Please note that all articles being published as part of this web themed issue will only be available, as a collection, online at www.rsc.org/chemcomm/carbonnanostructures. The articles will be published individually across a number of print issues, as this depends on issue availability at the time of the article being published online as an advanced article.
Nazario Martín is full professor of Organic Chemistry at the UCM and vice-director of the Institute of Madrid for Advanced Studies in Nanoscience (IMDEA-Nanoscience). Professor Martín's research interests span a range of targets with emphasis on the chemistry of carbon nanostructures such as fullerenes and carbon nanotubes, π-conjugated systems as molecular wires, and electroactive molecules in the context of electron transfer processes, photovoltaic applications and nanoscience.
Dirk M. Guldi is well-known for his contributions to the areas of charge-separation in donor–acceptor materials and construction of nanostructured thin films for solar energy conversion. His scientific career began at the University of Köln, graduating with undergraduate and PhD degrees. After a postdoctoral stay at the National Institute of Standards and Technology in Gaithersburg/USA, he took a position at the Hahn-Meitner-Institute Berlin. Following a brief stay as a Feodor-Lynen Fellow at Syracuse University/USA he joined the faculty of the Notre Dame Radiation Laboratory/USA. Then, after nearly a decade in the USA, the University of Erlangen-Nürnberg finally succeeded in attracting him back to Germany.

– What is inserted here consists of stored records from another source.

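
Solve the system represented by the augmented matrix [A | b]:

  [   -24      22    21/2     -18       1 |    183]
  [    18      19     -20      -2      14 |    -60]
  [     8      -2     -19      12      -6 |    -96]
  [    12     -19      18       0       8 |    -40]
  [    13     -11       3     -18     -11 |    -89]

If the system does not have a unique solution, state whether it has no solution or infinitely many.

no solution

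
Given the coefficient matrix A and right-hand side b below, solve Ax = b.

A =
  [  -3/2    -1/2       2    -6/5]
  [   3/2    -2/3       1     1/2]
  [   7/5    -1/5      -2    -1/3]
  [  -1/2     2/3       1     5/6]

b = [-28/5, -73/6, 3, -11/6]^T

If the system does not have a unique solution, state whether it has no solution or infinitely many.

x_1 = -6, x_2 = -2, x_3 = -6, x_4 = 3

Row-reduce the augmented matrix:
R1 ← R1 / (-3/2).
R2 ← R2 − 3/2·R1.
R3 ← R3 − 7/5·R1.
R4 ← R4 + 1/2·R1.
R2 ← R2 / (-7/6).
R1 ← R1 − 1/3·R2.
R3 ← R3 + 2/3·R2.
R4 ← R4 − 5/6·R2.
R3 ← R3 / (-194/105).
R1 ← R1 + 10/21·R3.
R2 ← R2 + 18/7·R3.
R4 ← R4 − 52/21·R3.
R4 ← R4 / (-329/485).
R1 ← R1 − 1268/1455·R4.
R2 ← R2 − 1002/485·R4.
R3 ← R3 − 553/970·R4.
Reading off the reduced rows gives x_1 = -6, x_2 = -2, x_3 = -6, x_4 = 3.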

Luis Echegoyen obtained his undergraduate and PhD degrees from the University of Puerto Rico in Río Piedras. After various placements he then spent 18 years at the University of Miami, before becoming Professor and Chairman of the Chemistry Department at Clemson University in 2002. In 2006 he became the Director of the Division of Chemistry at the NSF, a position he held until 2010. He is now the Robert A. Welch Professor of Chemistry at the University of Texas – El Paso. He has more than 300 publications in diverse fields ranging from crown ether and fullerene electrochemistry to LB and SAM film formation and characterization.